One of the issues that I’m trying to tackle with my tinderbox is that we have a varying degree of control among different ebuilds. This is one thing that I think is a major problem in Gentoo: while a lot of users are brought to us by the idea of being able to choose the flags to use for build the software, we are lately slowing down on that as an issue. Not only packages start to feature custom-cflags USE flags (or custom-cxxflags for the Qt packages), but we also strip, filter and randomly mangle flags.
Now, of course there are quite a few compiler flags that we don’t want users to enable, but as Mark has been repeating over and over and over is that if any flag breaks a package which is not intended to, then we should be tackling the issue on the compiler level, fixing that. And on the other hand, I wouldn’t care if users using silly flags get broken software. As for the idea that upstream will not support our users… well they shouldn’t, to begin with; problems should first filter through us; if we had enough people to work on the issues at least.
But even skipping over the flags there are other issues: USE flags, debug information, installation paths, slotting, alternative software and so on.
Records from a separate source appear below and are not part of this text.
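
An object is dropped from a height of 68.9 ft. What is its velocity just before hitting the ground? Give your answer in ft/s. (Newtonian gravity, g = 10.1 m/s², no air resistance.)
v = √(2gh) (with unit conversion) = 67.57 ft/s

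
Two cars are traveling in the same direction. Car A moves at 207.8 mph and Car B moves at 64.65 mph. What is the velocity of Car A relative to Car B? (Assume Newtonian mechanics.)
v_rel = v_A - v_B = 207.8 - 64.65 = 143.2 mph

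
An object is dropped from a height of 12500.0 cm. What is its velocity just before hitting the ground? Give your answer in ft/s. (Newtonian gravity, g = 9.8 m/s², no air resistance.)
v = √(2gh) (with unit conversion) = 162.4 ft/s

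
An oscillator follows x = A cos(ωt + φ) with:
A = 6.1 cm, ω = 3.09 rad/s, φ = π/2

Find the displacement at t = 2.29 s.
x = A cos(ωt + φ) = 6.1×cos(3.09×2.29 + π/2) = -4.346 cm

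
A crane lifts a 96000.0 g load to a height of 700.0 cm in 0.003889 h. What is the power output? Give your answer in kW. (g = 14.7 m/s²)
W = mgh = 96×14.7×7 = 9878 J
P = W/t = 9878/14 = 705.6 W = 0.7056 kW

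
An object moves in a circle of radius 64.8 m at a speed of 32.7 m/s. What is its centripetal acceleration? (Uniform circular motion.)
a_c = v²/r = 32.7²/64.8 = 1069.29/64.8 = 16.5 m/s²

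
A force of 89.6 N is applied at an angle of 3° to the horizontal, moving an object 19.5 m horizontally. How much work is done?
W = Fd cosθ = 89.6×19.5×cos(3°) = 1744.8 J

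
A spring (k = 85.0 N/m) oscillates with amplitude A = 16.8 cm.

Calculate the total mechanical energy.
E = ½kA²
E = ½kA² = ½×85.0×(0.168)² = 1.2 J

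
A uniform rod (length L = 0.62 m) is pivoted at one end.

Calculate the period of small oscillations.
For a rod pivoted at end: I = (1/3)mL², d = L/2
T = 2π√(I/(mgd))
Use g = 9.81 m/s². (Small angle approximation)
I/m = (1/3)L² = 0.1281 m²; d = L/2 = 0.31 m
T = 2π√(I/(mgd)) = 2π√(0.1281/(9.81×0.31)) = 1.29 s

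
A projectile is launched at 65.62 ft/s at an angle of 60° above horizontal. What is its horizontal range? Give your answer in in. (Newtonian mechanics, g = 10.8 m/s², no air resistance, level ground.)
R = v₀² sin(2θ) / g (with unit conversion) = 1263.0 in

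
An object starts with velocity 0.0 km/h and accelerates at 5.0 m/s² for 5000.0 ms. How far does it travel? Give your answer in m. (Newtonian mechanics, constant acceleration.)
d = v₀t + ½at² (with unit conversion) = 62.5 m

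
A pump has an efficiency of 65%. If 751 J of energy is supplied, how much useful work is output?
W_out = η × W_in = 0.65 × 751 = 488.15 J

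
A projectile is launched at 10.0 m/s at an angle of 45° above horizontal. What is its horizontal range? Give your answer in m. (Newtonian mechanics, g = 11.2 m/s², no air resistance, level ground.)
R = v₀² sin(2θ) / g = 8.929 m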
As David said in a previous post there is no way we can test all situations beforehand, even if it’d be quite easier for our users. While binary distributions have a limited setup system which can be tested somewhat easily, there is an infinite amount of variation in Gentoo systems which makes it much more difficult to identify all the issues beforehand (and this is even without factoring in the Gentoo/Alt project, with Gentoo/FreeBSD and the prefix support!).
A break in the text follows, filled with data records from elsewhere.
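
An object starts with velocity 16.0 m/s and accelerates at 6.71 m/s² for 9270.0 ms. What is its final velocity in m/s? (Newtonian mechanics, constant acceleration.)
v = v₀ + at (with unit conversion) = 78.2 m/s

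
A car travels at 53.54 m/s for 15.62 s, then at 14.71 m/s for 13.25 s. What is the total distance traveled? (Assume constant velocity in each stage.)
d₁ = v₁t₁ = 53.54 × 15.62 = 836.295 m
d₂ = v₂t₂ = 14.71 × 13.25 = 194.907 m
d_total = 836.295 + 194.907 = 1031.2 m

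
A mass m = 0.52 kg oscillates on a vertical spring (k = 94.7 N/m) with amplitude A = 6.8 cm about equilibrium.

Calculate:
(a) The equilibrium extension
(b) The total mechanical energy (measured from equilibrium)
x_eq = mg/k = 0.52×9.81/94.7 = 0.05387 m = 5.387 cm
E = ½kA² = ½×94.7×(0.068)² = 0.2189 J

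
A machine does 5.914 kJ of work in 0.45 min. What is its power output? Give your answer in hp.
P = W/t = 5914 J / 27 s = 219 W = 0.2937 hp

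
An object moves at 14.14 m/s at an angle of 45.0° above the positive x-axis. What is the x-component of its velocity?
vₓ = v cos(θ) = 14.14 × cos(45.0°) = 10.0 m/s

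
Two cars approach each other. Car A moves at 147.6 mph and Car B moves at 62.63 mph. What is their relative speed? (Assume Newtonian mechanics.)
v_rel = v_A + v_B = 147.6 + 62.63 = 210.2 mph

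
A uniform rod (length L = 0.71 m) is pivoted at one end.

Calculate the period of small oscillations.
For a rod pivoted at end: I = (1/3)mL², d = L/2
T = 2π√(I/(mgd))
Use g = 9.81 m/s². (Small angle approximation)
I/m = (1/3)L² = 0.168 m²; d = L/2 = 0.355 m
T = 2π√(I/(mgd)) = 2π√(0.168/(9.81×0.355)) = 1.38 s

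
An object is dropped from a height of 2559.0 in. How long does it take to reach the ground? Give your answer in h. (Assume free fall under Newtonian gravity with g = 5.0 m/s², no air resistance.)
t = √(2h/g) (with unit conversion) = 0.001416 h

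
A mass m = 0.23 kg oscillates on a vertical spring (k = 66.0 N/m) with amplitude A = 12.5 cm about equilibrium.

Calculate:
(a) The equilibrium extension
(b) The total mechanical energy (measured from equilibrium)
x_eq = mg/k = 0.23×9.81/66.0 = 0.03419 m = 3.419 cm
E = ½kA² = ½×66.0×(0.125)² = 0.5156 J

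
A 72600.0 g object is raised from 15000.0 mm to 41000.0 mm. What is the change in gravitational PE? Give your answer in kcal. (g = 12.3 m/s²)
ΔPE = mg(h₂ − h₁) = 72.6 kg × 12.3 m/s² × (41 − 15) m = 2.322e+04 J = 5.549 kcal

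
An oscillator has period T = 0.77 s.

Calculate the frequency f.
f = 1/T = 1/0.77 = 1.299 Hz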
I can repeat at every post that the key for proper software is testing but this is not going to work when there are so many packages failing tests, with bugs open, and nobody looking at them. I am culprit of this too, there are quite a few packages that I maintain for which I don’t run all the tests properly and I have never finished my uif2iso testsuite which I started working on almost six months ago! We should really start to reject stable for packages failing tests, and bumping the priority of test failure for packages that are stable already.
Of course, it might well be that upstream doesn’t test enough pieces already, and that something in the environment will break their software; shit happens, we can track it down, and upstream can add further tests to make sure this does not happen again! I’m sure that lots of developers do like this idea. And reading Eric’s interview I guess that RedHat and Fedora are working on making use of automated tests more. Why shouldn’t we?
Okay this is one post I have written instead of sleeping, again, at least I have been watching Bill Maher .. love that talk show!